Third hint would be: Use a little tool that translates your cc01 messages to cc11 or else.
Fourth hint would be: Reprogram the instruments. This is a little tricky but can be done, for example with the XFade script that you can find in the Kontakt script subforum here. Or add an own fader that listens to cc01.
Fifth hint would be: Try to get used to the 'key velocity' method.

All this can be done and while it may be confusing at a the beginning all methods can be made working.


----------



## bryla (Nov 18, 2008)

Hannes: Third hint, what tool is that?


----------



## Nickie Fønshauge (Nov 18, 2008)

bryla @ 19th November 2008 said:


> Hannes: Third hint, what tool is that?


Could be this (CConverter script) - but probably ain't.


----------



## peterfitz (Nov 22, 2008)

Thanks for all the help and suggestions, Hannes suggestion to look for Mod' or 'XFade' is very helpful, I've already had a look at that one and had some success, as for remapping controllers I am using a Yamaha Breath Controller which seems to work well for more continuous sounds (Strings, Horns & Flute etc)

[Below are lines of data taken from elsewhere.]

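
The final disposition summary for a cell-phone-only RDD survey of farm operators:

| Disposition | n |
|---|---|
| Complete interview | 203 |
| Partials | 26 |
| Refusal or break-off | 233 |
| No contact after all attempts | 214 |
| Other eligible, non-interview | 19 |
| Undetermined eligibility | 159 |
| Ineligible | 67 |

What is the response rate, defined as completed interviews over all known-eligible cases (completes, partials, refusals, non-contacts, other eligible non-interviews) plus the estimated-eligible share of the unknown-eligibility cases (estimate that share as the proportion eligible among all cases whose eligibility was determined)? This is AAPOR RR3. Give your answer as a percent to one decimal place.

Top = 203
Known eligible = 203 + 26 + 233 + 214 + 19 = 695
e = 695 / (695 + 67) = 695 / 762 = 0.9121
Eligible share of unknowns = 0.9121 × 159 = 145.02
Denominator = 695 + 145.02 = 840.02
RR3 = 203 / 840.02 = 0.2417

24.2%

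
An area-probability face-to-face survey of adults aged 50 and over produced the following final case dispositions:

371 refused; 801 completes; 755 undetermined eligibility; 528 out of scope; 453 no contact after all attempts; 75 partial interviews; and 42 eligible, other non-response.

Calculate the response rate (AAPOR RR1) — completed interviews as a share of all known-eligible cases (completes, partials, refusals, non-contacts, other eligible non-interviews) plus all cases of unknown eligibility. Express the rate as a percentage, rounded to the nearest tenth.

32.1%

Num = 801
Denom = 801 + 75 + 371 + 453 + 42 + 755 = 2497
RR1 = 801 / 2497 = 0.3208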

I was hoping would you have some hints, books or web sites for further reading on making Kontact and 3rd party library's more playable.

Thanks for the suggestions guys


----------



## Hannes_F (Nov 22, 2008)

bryla @ Wed Nov 19 said:


> Hannes: Third hint, what tool is that?



bryla,
I use this:

http://www.asseca.com/nicfit/cc2cc.html

But will look up Nickie's script now :mrgreen:


----------